Le ministre de la justice partage une telle position. Il considère en effet qu’il serait contraire à l’intérêt de l’enfant abandonné de permettre de retarder son adoption, dans l’attente de sa reconnaissance incertaine par celui qui se prétendrait être son père.

Vous pouvez convenir avec moi, monsieur le sénateur, de l’insécurité juridique pour l’adoption et de la confusion qui pourrait résulter pour l’enfant lui-même d’un allongement des délais permettant d’ouvrir une voie de recours à la personne qui se prétend son parent.

C’est la raison pour laquelle le ministre de la justice ne souhaite pas s’engager dans la voie que vous lui proposez.

M. le président. La parole est à M. Jean-Claude Carle.

M. Jean-Claude Carle. Je voudrais d’abord vous remercier, monsieur le ministre, des précisions que vous avez bien voulu m’apporter.

Ma question n’avait pas pour objet de jeter l’opprobre ou le discrédit sur des associations qui, dans leur grande majorité, font un travail remarquable, dans des contextes souvent très difficiles, tant les situations sont complexes et empreintes de gravité.

Je ne conteste pas non plus les garanties mises en place par les pouvoirs publics, que vous avez fort justement rappelées. Mais le cas évoqué – l’affaire Charnolé – montre que l’éthique et le cadre voulus par le législateur ne sont pas toujours respectés. Il ne s’agit d’ailleurs pas d’un cas isolé : j’ai ici un dossier qui semble montrer qu’il existe d’autres cas similaires, pour lesquels la réglementation n’est pas toujours respectée.

Enfin, si le cadre juridique actuel convient lorsque la mère ou les deux parents ont clairement renoncé à leurs responsabilités, il n’en va pas de même lorsque le père a été « abusé » – pardonnez-moi l’expression – par sa compagne et qu’il veut procéder, une fois sa paternité confirmée par les expertises ADN, non pas à une reconnaissance incertaine, comme vous l’avez dit, monsieur le ministre, mais à une reconnaissance certaine de son enfant.

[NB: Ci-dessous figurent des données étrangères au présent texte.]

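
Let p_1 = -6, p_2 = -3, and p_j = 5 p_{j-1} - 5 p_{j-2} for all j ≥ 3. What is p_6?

p_3 = 5(-3) - 5(-6) = 15
p_4 = 5(15) - 5(-3) = 90
p_5 = 5(90) - 5(15) = 375
p_6 = 5(375) - 5(90) = 1425

1425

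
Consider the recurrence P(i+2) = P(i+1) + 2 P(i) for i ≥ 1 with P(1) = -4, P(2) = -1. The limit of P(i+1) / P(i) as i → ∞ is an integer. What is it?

The characteristic equation is r^2 - r - 2 = 0, which factors as (r - 2)(r + 1) = 0.
So the roots are 2 and -1. Since |2| > |-1| and the coefficient of 2^i is non-zero, the ratio tends to 2.

2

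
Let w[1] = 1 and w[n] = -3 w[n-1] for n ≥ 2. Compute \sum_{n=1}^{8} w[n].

w[2] = -3(1) = -3
w[3] = -3(-3) = 9
w[4] = -3(9) = -27
w[5] = -3(-27) = 81
w[6] = -3(81) = -243
w[7] = -3(-243) = 729
w[8] = -3(729) = -2187
Sum = 1 + (-3) + 9 + (-27) + 81 + (-243) + 729 + (-2187) = -1640

-1640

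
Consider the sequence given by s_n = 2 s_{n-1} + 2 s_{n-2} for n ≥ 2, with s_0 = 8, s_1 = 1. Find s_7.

s_2 = 2·1 + 2·8 = 18
s_3 = 2·18 + 2·1 = 38
s_4 = 2·38 + 2·18 = 112
s_5 = 2·112 + 2·38 = 300
s_6 = 2·300 + 2·112 = 824
s_7 = 2·824 + 2·300 = 2248

2248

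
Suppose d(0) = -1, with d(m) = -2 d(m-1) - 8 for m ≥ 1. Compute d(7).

d(1) = -2(-1) - 8 = -6
d(2) = -2(-6) - 8 = 4
d(3) = -2(4) - 8 = -16
d(4) = -2(-16) - 8 = 24
d(5) = -2(24) - 8 = -56
d(6) = -2(-56) - 8 = 104
d(7) = -2(104) - 8 = -216

-216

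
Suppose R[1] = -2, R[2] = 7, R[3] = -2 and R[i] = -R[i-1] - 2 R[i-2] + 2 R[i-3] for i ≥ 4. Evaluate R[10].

-538

R[4] = -(-2) - 2(7) + 2(-2) = -16
R[5] = -(-16) - 2(-2) + 2(7) = 34
R[6] = -34 - 2(-16) + 2(-2) = -6
R[7] = -(-6) - 2(34) + 2(-16) = -94
R[8] = -(-94) - 2(-6) + 2(34) = 174
R[9] = -174 - 2(-94) + 2(-6) = 2
R[10] = -2 - 2(174) + 2(-94) = -538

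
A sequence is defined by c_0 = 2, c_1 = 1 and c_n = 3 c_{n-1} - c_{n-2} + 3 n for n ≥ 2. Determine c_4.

c_2 = 3·1 - 2 + 6 = 7
c_3 = 3·7 - 1 + 9 = 29
c_4 = 3·29 - 7 + 12 = 92

92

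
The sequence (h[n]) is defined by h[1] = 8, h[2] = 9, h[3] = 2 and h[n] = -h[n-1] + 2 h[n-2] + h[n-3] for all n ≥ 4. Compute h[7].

-59

h[4] = -2 + 2(9) + 8 = 24
h[5] = -24 + 2(2) + 9 = -11
h[6] = -(-11) + 2(24) + 2 = 61
h[7] = -61 + 2(-11) + 24 = -59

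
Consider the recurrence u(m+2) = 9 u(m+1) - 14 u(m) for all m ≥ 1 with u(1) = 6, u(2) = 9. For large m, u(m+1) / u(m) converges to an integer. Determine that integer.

The characteristic equation is r^2 - 9r + 14 = 0, which factors as (r - 7)(r - 2) = 0.
So the roots are 7 and 2. Since |7| > |2| and the coefficient of 7^m is non-zero, the ratio tends to 7.

7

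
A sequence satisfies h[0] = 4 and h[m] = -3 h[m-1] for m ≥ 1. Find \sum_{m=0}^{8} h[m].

19684

h[1] = -3*4 = -12
h[2] = -3*(-12) = 36
h[3] = -3*36 = -108
h[4] = -3*(-108) = 324
h[5] = -3*324 = -972
h[6] = -3*(-972) = 2916
h[7] = -3*2916 = -8748
h[8] = -3*(-8748) = 26244
Sum = 4 + (-12) + 36 + (-108) + 324 + (-972) + 2916 + (-8748) + 26244 = 19684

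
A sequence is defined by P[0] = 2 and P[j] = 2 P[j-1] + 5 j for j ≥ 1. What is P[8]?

3022

P[1] = 2*2 + 5 = 9
P[2] = 2*9 + 10 = 28
P[3] = 2*28 + 15 = 71
P[4] = 2*71 + 20 = 162
P[5] = 2*162 + 25 = 349
P[6] = 2*349 + 30 = 728
P[7] = 2*728 + 35 = 1491
P[8] = 2*1491 + 40 = 3022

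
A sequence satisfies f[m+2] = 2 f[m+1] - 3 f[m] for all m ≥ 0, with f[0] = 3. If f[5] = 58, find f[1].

Let f[1] = w.
f[2] = -9 + 2w
f[3] = -18 + w
f[4] = -9 - 4w
f[5] = 36 - 11w
So 36 - 11w = 58, giving w = -2.

-2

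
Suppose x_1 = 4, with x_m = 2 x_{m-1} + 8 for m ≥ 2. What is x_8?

x_2 = 2*4 + 8 = 16
x_3 = 2*16 + 8 = 40
x_4 = 2*40 + 8 = 88
x_5 = 2*88 + 8 = 184
x_6 = 2*184 + 8 = 376
x_7 = 2*376 + 8 = 760
x_8 = 2*760 + 8 = 1528

1528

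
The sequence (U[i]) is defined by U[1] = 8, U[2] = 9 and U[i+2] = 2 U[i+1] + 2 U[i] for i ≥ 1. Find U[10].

U[3] = 2·9 + 2·8 = 34
U[4] = 2·34 + 2·9 = 86
U[5] = 2·86 + 2·34 = 240
U[6] = 2·240 + 2·86 = 652
U[7] = 2·652 + 2·240 = 1784
U[8] = 2·1784 + 2·652 = 4872
U[9] = 2·4872 + 2·1784 = 13312
U[10] = 2·13312 + 2·4872 = 36368

36368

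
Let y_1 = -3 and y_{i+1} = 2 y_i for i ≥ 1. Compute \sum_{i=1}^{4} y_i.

y_2 = 2·(-3) = -6
y_3 = 2·(-6) = -12
y_4 = 2·(-12) = -24
Sum = (-3) + (-6) + (-12) + (-24) = -45

-45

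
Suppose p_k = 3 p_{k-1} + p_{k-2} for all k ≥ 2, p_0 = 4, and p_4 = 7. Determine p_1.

Let p_1 = w.
p_2 = 4 + 3w
p_3 = 12 + 10w
p_4 = 40 + 33w
So 40 + 33w = 7, giving w = -1.

-1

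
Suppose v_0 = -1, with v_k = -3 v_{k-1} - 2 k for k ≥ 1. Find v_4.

v_1 = -3(-1) - 2 = 1
v_2 = -3(1) - 4 = -7
v_3 = -3(-7) - 6 = 15
v_4 = -3(15) - 8 = -53

-53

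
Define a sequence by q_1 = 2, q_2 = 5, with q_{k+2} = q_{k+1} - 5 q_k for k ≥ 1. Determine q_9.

-1405

q_3 = 5 - 5*2 = -5
q_4 = (-5) - 5*5 = -30
q_5 = (-30) - 5*(-5) = -5
q_6 = (-5) - 5*(-30) = 145
q_7 = 145 - 5*(-5) = 170
q_8 = 170 - 5*145 = -555
q_9 = (-555) - 5*170 = -1405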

Il s’agit, j’en conviens, d’un sujet délicat, mais l’évolution des méthodes d’information et d’investigation doit nous conduire, me semble-t-il, à prendre en compte l’existence de telles situations. Si nous devons d’abord préserver l’intérêt supérieur de l’enfant, nous ne pouvons pas non plus ignorer que, demain, il sera adolescent, puis adulte, et qu’il voudra savoir.

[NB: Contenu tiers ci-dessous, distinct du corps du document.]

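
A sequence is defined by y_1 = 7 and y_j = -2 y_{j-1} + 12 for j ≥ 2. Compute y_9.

772

y_2 = -2·7 + 12 = -2
y_3 = -2·(-2) + 12 = 16
y_4 = -2·16 + 12 = -20
y_5 = -2·(-20) + 12 = 52
y_6 = -2·52 + 12 = -92
y_7 = -2·(-92) + 12 = 196
y_8 = -2·196 + 12 = -380
y_9 = -2·(-380) + 12 = 772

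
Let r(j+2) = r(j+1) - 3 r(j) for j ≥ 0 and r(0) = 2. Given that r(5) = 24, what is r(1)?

Let r(1) = y.
r(2) = -6 + y
r(3) = -6 - 2y
r(4) = 12 - 5y
r(5) = 30 + y
So 30 + y = 24, giving y = -6.

-6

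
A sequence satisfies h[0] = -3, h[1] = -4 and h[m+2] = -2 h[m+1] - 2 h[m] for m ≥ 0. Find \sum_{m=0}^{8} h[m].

-9

h[2] = -2*(-4) - 2*(-3) = 14
h[3] = -2*14 - 2*(-4) = -20
h[4] = -2*(-20) - 2*14 = 12
h[5] = -2*12 - 2*(-20) = 16
h[6] = -2*16 - 2*12 = -56
h[7] = -2*(-56) - 2*16 = 80
h[8] = -2*80 - 2*(-56) = -48
Sum = (-3) + (-4) + 14 + (-20) + 12 + 16 + (-56) + 80 + (-48) = -9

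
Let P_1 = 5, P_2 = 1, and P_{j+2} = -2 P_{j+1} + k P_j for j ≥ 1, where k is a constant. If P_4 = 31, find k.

P_3 = -2 + 5k
P_4 = 4 - 9k
So 4 - 9k = 31, giving k = -3.

-3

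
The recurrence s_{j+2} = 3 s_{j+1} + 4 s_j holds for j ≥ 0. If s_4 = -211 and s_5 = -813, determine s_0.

Rearranging, s_{j-2} = (s_j - 3 s_{j-1}) / 4.
s_3 = (-813 - 3*(-211)) / 4 = -180/4 = -45
s_2 = (-211 - 3*(-45)) / 4 = -76/4 = -19
s_1 = (-45 - 3*(-19)) / 4 = 12/4 = 3
s_0 = (-19 - 3*3) / 4 = -28/4 = -7

-7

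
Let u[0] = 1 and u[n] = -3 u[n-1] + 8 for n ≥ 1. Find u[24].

The fixed point is 8/(1 + 3) = 2, so u[n] - 2 = -3(u[n-1] - 2).
Hence u[n] = -1·(-3)^n + 2.
u[24] = -1·(-3)^{24} + 2 = -1·282429536481 + 2 = -282429536479.

-282429536479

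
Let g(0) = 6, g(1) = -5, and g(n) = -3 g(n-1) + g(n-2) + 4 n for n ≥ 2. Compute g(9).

g(2) = -3*(-5) + 6 + 8 = 29
g(3) = -3*29 + (-5) + 12 = -80
g(4) = -3*(-80) + 29 + 16 = 285
g(5) = -3*285 + (-80) + 20 = -915
g(6) = -3*(-915) + 285 + 24 = 3054
g(7) = -3*3054 + (-915) + 28 = -10049
g(8) = -3*(-10049) + 3054 + 32 = 33233
g(9) = -3*33233 + (-10049) + 36 = -109712

-109712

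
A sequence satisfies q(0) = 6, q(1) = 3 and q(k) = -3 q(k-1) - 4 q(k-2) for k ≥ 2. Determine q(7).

q(2) = -3·3 - 4·6 = -33
q(3) = -3·(-33) - 4·3 = 87
q(4) = -3·87 - 4·(-33) = -129
q(5) = -3·(-129) - 4·87 = 39
q(6) = -3·39 - 4·(-129) = 399
q(7) = -3·399 - 4·39 = -1353

-1353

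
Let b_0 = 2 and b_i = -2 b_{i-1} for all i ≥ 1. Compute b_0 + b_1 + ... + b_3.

-10

b_1 = -2·2 = -4
b_2 = -2·(-4) = 8
b_3 = -2·8 = -16
Sum = 2 + (-4) + 8 + (-16) = -10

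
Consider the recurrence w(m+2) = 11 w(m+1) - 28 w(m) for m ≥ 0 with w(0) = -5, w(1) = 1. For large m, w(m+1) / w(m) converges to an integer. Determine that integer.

The characteristic equation is r^2 - 11r + 28 = 0, which factors as (r - 7)(r - 4) = 0.
So the roots are 7 and 4. Since |7| > |4| and the coefficient of 7^m is non-zero, the ratio tends to 7.

7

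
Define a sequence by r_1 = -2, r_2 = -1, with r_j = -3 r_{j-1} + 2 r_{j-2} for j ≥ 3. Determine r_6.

r_3 = -3·(-1) + 2·(-2) = -1
r_4 = -3·(-1) + 2·(-1) = 1
r_5 = -3·1 + 2·(-1) = -5
r_6 = -3·(-5) + 2·1 = 17

17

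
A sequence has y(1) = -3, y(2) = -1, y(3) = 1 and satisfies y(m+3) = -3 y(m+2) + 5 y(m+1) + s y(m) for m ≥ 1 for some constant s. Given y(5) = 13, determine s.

-2

y(4) = -8 - 3s
y(5) = 29 + 8s
So 29 + 8s = 13, giving s = -2.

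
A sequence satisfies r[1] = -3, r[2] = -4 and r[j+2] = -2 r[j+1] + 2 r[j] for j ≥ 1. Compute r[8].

-592

r[3] = -2(-4) + 2(-3) = 2
r[4] = -2(2) + 2(-4) = -12
r[5] = -2(-12) + 2(2) = 28
r[6] = -2(28) + 2(-12) = -80
r[7] = -2(-80) + 2(28) = 216
r[8] = -2(216) + 2(-80) = -592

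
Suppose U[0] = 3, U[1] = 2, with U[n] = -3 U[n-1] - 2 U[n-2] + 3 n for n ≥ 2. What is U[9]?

1706

U[2] = -3*2 - 2*3 + 6 = -6
U[3] = -3*(-6) - 2*2 + 9 = 23
U[4] = -3*23 - 2*(-6) + 12 = -45
U[5] = -3*(-45) - 2*23 + 15 = 104
U[6] = -3*104 - 2*(-45) + 18 = -204
U[7] = -3*(-204) - 2*104 + 21 = 425
U[8] = -3*425 - 2*(-204) + 24 = -843
U[9] = -3*(-843) - 2*425 + 27 = 1706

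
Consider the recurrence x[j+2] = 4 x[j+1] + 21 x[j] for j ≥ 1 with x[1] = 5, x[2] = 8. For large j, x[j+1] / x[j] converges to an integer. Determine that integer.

The characteristic equation is r^2 - 4r - 21 = 0, which factors as (r - 7)(r + 3) = 0.
So the roots are 7 and -3. Since |7| > |-3| and the coefficient of 7^j is non-zero, the ratio tends to 7.

7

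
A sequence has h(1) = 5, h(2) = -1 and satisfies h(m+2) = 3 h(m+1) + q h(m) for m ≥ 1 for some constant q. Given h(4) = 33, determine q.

3

h(3) = -3 + 5q
h(4) = -9 + 14q
So -9 + 14q = 33, giving q = 3.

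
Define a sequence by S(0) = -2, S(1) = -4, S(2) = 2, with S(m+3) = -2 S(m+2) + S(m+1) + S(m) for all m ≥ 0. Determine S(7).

-218

S(3) = -2·2 + (-4) + (-2) = -10
S(4) = -2·(-10) + 2 + (-4) = 18
S(5) = -2·18 + (-10) + 2 = -44
S(6) = -2·(-44) + 18 + (-10) = 96
S(7) = -2·96 + (-44) + 18 = -218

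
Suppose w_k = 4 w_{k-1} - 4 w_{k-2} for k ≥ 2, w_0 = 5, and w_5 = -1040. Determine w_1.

Let w_1 = x.
w_2 = -20 + 4x
w_3 = -80 + 12x
w_4 = -240 + 32x
w_5 = -640 + 80x
So -640 + 80x = -1040, giving x = -5.

-5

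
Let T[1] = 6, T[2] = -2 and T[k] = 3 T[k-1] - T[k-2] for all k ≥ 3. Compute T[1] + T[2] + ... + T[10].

T[3] = 3·(-2) - 6 = -12
T[4] = 3·(-12) - (-2) = -34
T[5] = 3·(-34) - (-12) = -90
T[6] = 3·(-90) - (-34) = -236
T[7] = 3·(-236) - (-90) = -618
T[8] = 3·(-618) - (-236) = -1618
T[9] = 3·(-1618) - (-618) = -4236
T[10] = 3·(-4236) - (-1618) = -11090
Sum = 6 + (-2) + (-12) + (-34) + (-90) + (-236) + (-618) + (-1618) + (-4236) + (-11090) = -17930

-17930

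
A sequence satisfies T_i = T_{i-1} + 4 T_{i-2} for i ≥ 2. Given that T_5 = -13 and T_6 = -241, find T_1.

Rearranging, T_{i-2} = (T_i - T_{i-1}) / 4.
T_4 = (-241 - (-13)) / 4 = -228/4 = -57
T_3 = (-13 - (-57)) / 4 = 44/4 = 11
T_2 = (-57 - 11) / 4 = -68/4 = -17
T_1 = (11 - (-17)) / 4 = 28/4 = 7

7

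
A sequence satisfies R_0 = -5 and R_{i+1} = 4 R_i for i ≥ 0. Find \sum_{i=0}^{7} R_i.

-109225

R_1 = 4*(-5) = -20
R_2 = 4*(-20) = -80
R_3 = 4*(-80) = -320
R_4 = 4*(-320) = -1280
R_5 = 4*(-1280) = -5120
R_6 = 4*(-5120) = -20480
R_7 = 4*(-20480) = -81920
Sum = (-5) + (-20) + (-80) + (-320) + (-1280) + (-5120) + (-20480) + (-81920) = -109225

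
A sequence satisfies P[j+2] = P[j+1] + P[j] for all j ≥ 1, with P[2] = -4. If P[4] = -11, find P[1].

-3

Let P[1] = w.
P[3] = -4 + w
P[4] = -8 + w
So -8 + w = -11, giving w = -3.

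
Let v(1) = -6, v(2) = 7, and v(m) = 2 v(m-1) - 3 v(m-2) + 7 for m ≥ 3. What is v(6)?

v(3) = 2*7 - 3*(-6) + 7 = 39
v(4) = 2*39 - 3*7 + 7 = 64
v(5) = 2*64 - 3*39 + 7 = 18
v(6) = 2*18 - 3*64 + 7 = -149

-149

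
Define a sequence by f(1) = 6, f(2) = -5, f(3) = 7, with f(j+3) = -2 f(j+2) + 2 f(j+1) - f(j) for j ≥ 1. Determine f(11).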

M. le président. Mes chers collègues, Mme la ministre chargée de l'apprentissage et de la formation professionnelle ne nous rejoignant qu’à onze heures trente, nous allons interrompre nos travaux pour quelques instants.

La séance est suspendue.

(La séance, suspendue à onze heures vingt, est reprise à onze heures trente-cinq.)

M. le président. La séance est reprise.